ROMA - Le temperature sono troppo alte per iniziare a tornare in classe già a partire dalla prossima settimana e via via in tutt’Italia fino al 17 settembre, come prevede il calendario scolastico: e così la Flc Cgil chiede di spostare l’inizio delle lezioni “se non ci sono le condizioni per rispettare il decreto 81 su salute e sicurezza” anche perchè “ci sono stati tre mesi per fare dei lavori ma non è stato fatto nulla e in alcuni territori è invivibile stare 5-6 ore in classe in 20-30 persone. Ci sono delle ragioni che valgono per tutti, non solo per i cantieri in mezzo alla strada”, sottolinea la numero uno della Flc Cgil, Gianna Fracassi. Tutti i sindacati della scuola, benchè con toni a volte più cauti, portano le stesse argomentazioni: bisogna investire di più per gli edifici scolastici, basta chiacchiere, i soldi del Pnrr potevano essere spesi per installare condizionatori in tutte le scuole.

Intanto il ministro dell’Istruzione, Giuseppe Valditara, fa sapere di aver deciso un contributo di 20 milioni destinato alle istituzioni scolastiche per apparecchi e dispositivi per il raffrescamento, aggiungendo che il dicastero sta lavorando anche a un piano più ampio per l’efficientamento energetico nelle scuole. “Ci aspettiamo, inoltre, che gli Enti Locali (Comuni, Province e Città metropolitane), nell’ambito delle rispettive competenze, facciano la loro parte contribuendo agli interventi necessari nelle scuole”, si raccomanda.  Ma gli Enti locali lamentano di avere pochi, pochissimi fondi a disposizione.

“Con la nuova legge finanziaria servono investimenti statali consistenti per dotare le scuole di condizionatori e termosifoni adeguati”, chiede il presidente dei presidi di Anp di Roma, Mario Rusconi.
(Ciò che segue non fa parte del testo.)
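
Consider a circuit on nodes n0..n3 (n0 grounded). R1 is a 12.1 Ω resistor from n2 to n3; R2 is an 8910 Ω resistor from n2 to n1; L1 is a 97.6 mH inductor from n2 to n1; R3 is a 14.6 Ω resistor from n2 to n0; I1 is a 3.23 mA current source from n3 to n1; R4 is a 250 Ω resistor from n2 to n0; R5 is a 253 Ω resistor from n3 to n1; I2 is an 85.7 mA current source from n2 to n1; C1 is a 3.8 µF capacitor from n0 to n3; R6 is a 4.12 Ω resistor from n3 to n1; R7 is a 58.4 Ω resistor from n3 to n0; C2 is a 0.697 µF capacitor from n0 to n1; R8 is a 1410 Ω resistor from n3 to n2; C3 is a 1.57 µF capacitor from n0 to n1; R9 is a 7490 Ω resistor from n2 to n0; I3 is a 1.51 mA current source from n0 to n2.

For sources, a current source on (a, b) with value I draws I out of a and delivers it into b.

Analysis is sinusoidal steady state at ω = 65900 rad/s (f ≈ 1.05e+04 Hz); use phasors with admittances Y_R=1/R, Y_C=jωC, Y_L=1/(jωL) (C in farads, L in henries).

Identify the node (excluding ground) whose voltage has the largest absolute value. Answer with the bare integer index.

Apply KCL at each of the 3 non-ground nodes and solve the resulting linear system.
Node n1: branches {R2, L1, I1, R5, I2, R6, C2, C3} → V_1 = 0.1691-0.1773j
Node n2: branches {R1, R2, L1, R3, R4, I2, R8, R9, I3} → V_2 = -0.5841-0.04114j
Node n3: branches {R1, I1, R5, C1, R6, R7, R8} → V_3 = -0.08379-0.07540j

2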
C’è anche chi, come la Gilda, è proprio contrario all’idea di rinviare le lezioni per il caldo. “Sarebbe l’ennesima beffa, significa non riuscire a garantire i diritto allo studio in modo adeguato”, s’indigna Carlo Vito Castellana, coordinatore del sindacato degli insegnanti. Visione opposta quella dell’Anef: “Da anni chiediamo la riapertura delle scuole ad ottobre, altro che l’anticipo al 31 agosto: chi si batte per mandare in classe alunni e personale scolastico a 40 gradi non fa il bene della scuola”, dice il presidente Marcello Pacifico.

E un attacco diretto a Valditara arriva da Avs. “Possibile che questo governo di climafreghisti se ne freghi non solo degli investimenti in rinnovabili necessari a smettere di bruciare gas e petrolio, ma anche di rendere vivibili le scuole? Non hanno anche loro dei figli? Cosa pensano di fare l’estate prossima? Di chiudere da maggio ad ottobre? Il ministro Valditara invece di continuare ad annunciare solo scemenze identitarie si preoccupi delle questioni serie”, critica la deputata rossoverde Elisabetta Piccolotti.